Search code examples
cfilescanf

scanning in specific word from a file


I have this file called pageRankList that contains url, number of outgoing links, page rank in that order. if I want to get the pageRank of a given URL. How could I do this with fscanf or other functions?

url23 4 0.0405449
url31 3 0.0371111
url22 5 0.0300785
url34 4 0.0288782
url21 2 0.0247087
url11 3 0.0235192
url32 2 0.0227647

this is what I have so far but when I run it gives me a SEGV on unknown address error and I can't figure out why :(

static double getPageRank(char *url) {
    double pageRank = 0;
    FILE *fp = fopen("pageRankList.txt", "r");
    char str[1000];

    int counter = 0;
    while (fscanf(fp, " %98s", str) != EOF) {
        if (strcmp(url, str) == 0) {
            counter++;
            continue;
        }

        if (counter == 2) {
            pageRank = atof(str);
            printf("%f\n", pageRank);
            break;
        }
    }
    fclose(fp);
    return pageRank;
}

Solution

  • fscanf(fp, " %98s", str)

    This will stop reading when it hits a white space. It might be better to read all three things (url, number of outgoing links, page rank) at once.
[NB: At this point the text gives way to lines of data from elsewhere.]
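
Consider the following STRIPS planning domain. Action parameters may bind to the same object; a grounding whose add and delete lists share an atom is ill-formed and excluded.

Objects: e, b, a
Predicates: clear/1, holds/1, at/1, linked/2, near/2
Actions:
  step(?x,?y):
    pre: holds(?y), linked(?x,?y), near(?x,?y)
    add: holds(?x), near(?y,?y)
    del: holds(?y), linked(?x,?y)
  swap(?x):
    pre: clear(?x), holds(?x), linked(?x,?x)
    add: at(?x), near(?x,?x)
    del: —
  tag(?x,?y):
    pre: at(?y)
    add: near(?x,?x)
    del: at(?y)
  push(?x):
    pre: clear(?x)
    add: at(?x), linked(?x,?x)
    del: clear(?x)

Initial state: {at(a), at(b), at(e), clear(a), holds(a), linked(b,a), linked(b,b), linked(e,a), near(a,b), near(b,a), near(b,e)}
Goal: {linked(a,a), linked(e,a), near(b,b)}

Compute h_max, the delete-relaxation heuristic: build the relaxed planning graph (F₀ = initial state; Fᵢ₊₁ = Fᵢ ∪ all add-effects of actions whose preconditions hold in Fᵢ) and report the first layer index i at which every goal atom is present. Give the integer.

1

F0 = init (11 atoms)
F1 = F0 ∪ {holds(b), linked(a,a), near(a,a), near(b,b), near(e,e)}  (16 atoms)
goal ⊆ F1  ⇒  h_max = 1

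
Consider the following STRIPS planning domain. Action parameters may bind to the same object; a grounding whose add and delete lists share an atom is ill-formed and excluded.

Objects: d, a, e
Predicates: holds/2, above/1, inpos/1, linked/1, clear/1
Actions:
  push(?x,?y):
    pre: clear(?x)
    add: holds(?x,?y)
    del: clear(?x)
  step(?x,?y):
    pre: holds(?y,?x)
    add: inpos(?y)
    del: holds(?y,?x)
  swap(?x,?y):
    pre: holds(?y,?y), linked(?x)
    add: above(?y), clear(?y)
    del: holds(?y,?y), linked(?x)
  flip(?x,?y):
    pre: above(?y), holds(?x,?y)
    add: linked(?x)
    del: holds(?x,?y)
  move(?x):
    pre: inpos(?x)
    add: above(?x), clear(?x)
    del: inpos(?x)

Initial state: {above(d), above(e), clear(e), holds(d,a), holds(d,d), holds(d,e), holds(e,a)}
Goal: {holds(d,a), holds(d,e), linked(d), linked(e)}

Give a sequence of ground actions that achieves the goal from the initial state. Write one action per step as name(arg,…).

push(e,d); flip(d,d); flip(e,d)

1. push(e,d)  →  {above(d), above(e), holds(d,a), holds(d,d), holds(d,e), holds(e,a), holds(e,d)}
2. flip(d,d)  →  {above(d), above(e), holds(d,a), holds(d,e), holds(e,a), holds(e,d), linked(d)}
3. flip(e,d)  →  {above(d), above(e), holds(d,a), holds(d,e), holds(e,a), linked(d), linked(e)}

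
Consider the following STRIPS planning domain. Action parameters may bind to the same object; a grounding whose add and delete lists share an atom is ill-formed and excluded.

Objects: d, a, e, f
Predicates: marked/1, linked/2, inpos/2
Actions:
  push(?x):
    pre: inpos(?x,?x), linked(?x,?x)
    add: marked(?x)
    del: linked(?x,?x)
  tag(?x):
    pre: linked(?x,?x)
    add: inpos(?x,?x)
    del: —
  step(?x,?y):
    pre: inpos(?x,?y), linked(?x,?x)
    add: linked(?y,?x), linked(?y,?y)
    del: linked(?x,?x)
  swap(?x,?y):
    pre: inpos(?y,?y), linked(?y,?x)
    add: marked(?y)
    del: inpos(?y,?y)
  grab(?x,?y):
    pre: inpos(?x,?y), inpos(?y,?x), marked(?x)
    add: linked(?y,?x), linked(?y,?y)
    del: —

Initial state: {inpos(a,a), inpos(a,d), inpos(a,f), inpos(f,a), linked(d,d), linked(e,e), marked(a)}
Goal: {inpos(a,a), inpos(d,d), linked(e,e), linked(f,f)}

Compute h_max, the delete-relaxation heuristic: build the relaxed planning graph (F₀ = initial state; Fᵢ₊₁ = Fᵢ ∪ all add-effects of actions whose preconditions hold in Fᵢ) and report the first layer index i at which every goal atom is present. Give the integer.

1

F0 = init (7 atoms)
F1 = F0 ∪ {inpos(d,d), inpos(e,e), linked(a,a), linked(f,a), linked(f,f)}  (12 atoms)
goal ⊆ F1  ⇒  h_max = 1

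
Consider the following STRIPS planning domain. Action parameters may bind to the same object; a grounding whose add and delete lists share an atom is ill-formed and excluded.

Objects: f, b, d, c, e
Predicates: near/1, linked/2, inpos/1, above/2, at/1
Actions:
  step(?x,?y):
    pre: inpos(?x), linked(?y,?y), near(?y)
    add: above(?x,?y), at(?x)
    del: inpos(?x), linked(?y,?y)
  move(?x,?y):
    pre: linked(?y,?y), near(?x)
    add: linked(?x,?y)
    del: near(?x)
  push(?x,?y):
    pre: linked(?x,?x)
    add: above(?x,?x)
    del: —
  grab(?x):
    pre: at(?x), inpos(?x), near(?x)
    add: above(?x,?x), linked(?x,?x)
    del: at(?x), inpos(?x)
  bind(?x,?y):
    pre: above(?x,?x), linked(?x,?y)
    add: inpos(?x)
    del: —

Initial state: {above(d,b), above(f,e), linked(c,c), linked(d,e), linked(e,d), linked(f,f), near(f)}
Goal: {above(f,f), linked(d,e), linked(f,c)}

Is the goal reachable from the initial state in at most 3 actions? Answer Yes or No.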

I would read a whole line at a time and then use sscanf on that:

    static double getPageRank(const char* url)
    {
        FILE* fp = fopen("pageRankList.txt", "r");
        if (!fp) return -1;
    
        char str[1000];
        double pageRank = -1;
    
        while (fgets(str, sizeof(str), fp)) { // Read line
            int number;
            char line_url[100];
            // Try to parse line
            if (sscanf(str, "%99s %d %lf", line_url, &number, &pageRank) == 3) {
                if (strcmp(url, line_url) == 0) {
                    break;
                }
            }
        }
        fclose(fp);
        return pageRank;
    }
    

    *Note this works as long as url has no spaces.